Silicon Valley Bank (SVB) in Santa Clara, CA, called itself “the financial partner of the innovation economy” and had over $342 billion in deposits – including money from many influential venture capitalists, start-ups and technology companies.
That was before last week, when a sudden run in the bank opened the door to the prospect of a bigger collapse in the financial system. After a weekend, the Biden administration, the US Treasury Department, the Federal Reserve and the Federal Deposit Insurance Corp. (FDIC) a way to cover the full value of SVB deposits above the $250,000 federally insured ceiling. (The same applies to Signature Bank, which also failed.)
The move, which is likely to save many tech jobs, came just in time – the hysteria quickly began to build. “Depositors will have access to all their money from Monday, March 13,” the government announced late on Sunday. “No losses associated with the resolution of Silicon Valley Bank will be borne by taxpayers.” Instead, funds will come from the Federal Reserve and the Treasury’s Exchange Stabilization Fund, which are funded by federal bank charges.

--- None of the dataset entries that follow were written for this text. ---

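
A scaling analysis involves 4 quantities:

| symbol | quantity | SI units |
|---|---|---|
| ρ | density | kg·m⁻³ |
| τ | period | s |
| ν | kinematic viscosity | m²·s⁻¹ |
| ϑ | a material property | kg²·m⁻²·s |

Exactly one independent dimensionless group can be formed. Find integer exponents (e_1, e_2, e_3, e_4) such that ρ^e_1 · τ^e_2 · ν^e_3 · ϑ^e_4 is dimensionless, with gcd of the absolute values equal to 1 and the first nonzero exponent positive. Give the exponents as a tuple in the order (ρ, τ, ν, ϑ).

(2, 3, 2, -1)

M: e_1·(1) + e_2·(0) + e_3·(0) + e_4·(2) = 0
L: e_1·(-3) + e_2·(0) + e_3·(2) + e_4·(-2) = 0
T: e_1·(0) + e_2·(1) + e_3·(-1) + e_4·(1) = 0
Solving this homogeneous linear system for the smallest-integer solution (first nonzero entry positive) gives (2, 3, 2, -1).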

Mind you, people doing business with companies like Bill. com, which is dependent on the SVB, is still experiencing problems. René Lacerte, CEO and founder of Bill.com, wrote yesterday that, “while the government has now intervened, the timing of the pending payments may take several days. We will continue to work with our financial and regulatory partners to ensure that any future actions we take minimize the impact for our customers.”
So, who is to blame? Greg Becker, SVB’s CEO, who sold $3.6 million in company stock few days before the collapse of the bank, will surely face many questions. Billionaire venture capitalist Peter Thiel’s Future Fund, which led the bank’s first runis also blamed for the collapse.
However, behind all this lay financial problems that had been going on since 2022. As Rich Falk-Wallace, CEO of Arcana, a digital access research firm, explained in a LinkedIn post, “The Fed raised rates, making all depreciation of long-term debt, including the assets of the SVB.” He noted that the bank had already suffered billions in losses in December.
Then last week SVB announced it had sold $21 billion in assets at a loss of 9%, shocking savers and investors even as the bank said it would raise money to offset the losses. And so the bank run had begun.
SVB was unable to cover the withdrawals and was $1 billion in the hole when the FDIC took over on Friday.
President Biden stated afterwards that “the American people and American companies can have trust that their bank balances will be there when they need it.” He also said banking supervision rules, which have been weakened under President Trump, will be strengthened.
Still, panic is lurking and the technology industry is still worried. Who can blame them? Many startups had already put their VC cash eggs in the SVB basket. It wasn’t just startups, though. Rokuthe power of streaming hardware, had $487 million, about a quarter of his cash, in SVB accounts. The $250,000 in FDIC insurance wouldn’t help Roku much! And while networking giant Juniper had only 1% of his money in SVB, those accounts represented his day-to-day work money.
You can see how even one bank failure, especially one that plays such a prominent role in technology, could have been the start of something bad.
And yet, while banking trading was volatile Monday morning, the financial markets appear to be holding up. Indeed, the The NASDAQ 100 Technology Sector was on the rise.
That was precisely the point of the weekend’s action, according to U.S. Representative Jeff Jackson (D-NC). “It was repeatedly emphasized that the purpose (and legal basis) of this decision was to limit contagion. No one (in Congress) disagreed with the Treasury Department’s fundamental decision to make depositors healthy.”
Given the political climate in Washington, D.C., you could assume finger-pointing was rampant, but Jackson said there’s not (yet) a major debate over whether the government should have bailed out SVB and Signature’s clients. Instead, “most of the questions were members seeking reassurance that the steps the Treasury announced would be enough to stop the contagion. Questions alternated between Republicans and Democrats, and most of us asked some version of the same question: “Will this be enough?” Second, with one exception, everyone treated the situation with the seriousness it deserves. Boasting and bickering were present, but essentially minimal.”
As far as we can see at this point, when it came down to it, the government did what it had to do and focused on solving the problem it faced. In addition to dealing with two troubled banks, it may also have prevented an earthquake that could have shaken the tech industry, undermined many start-up companies before they even started, and ended a panic that could have shaken us all. meet.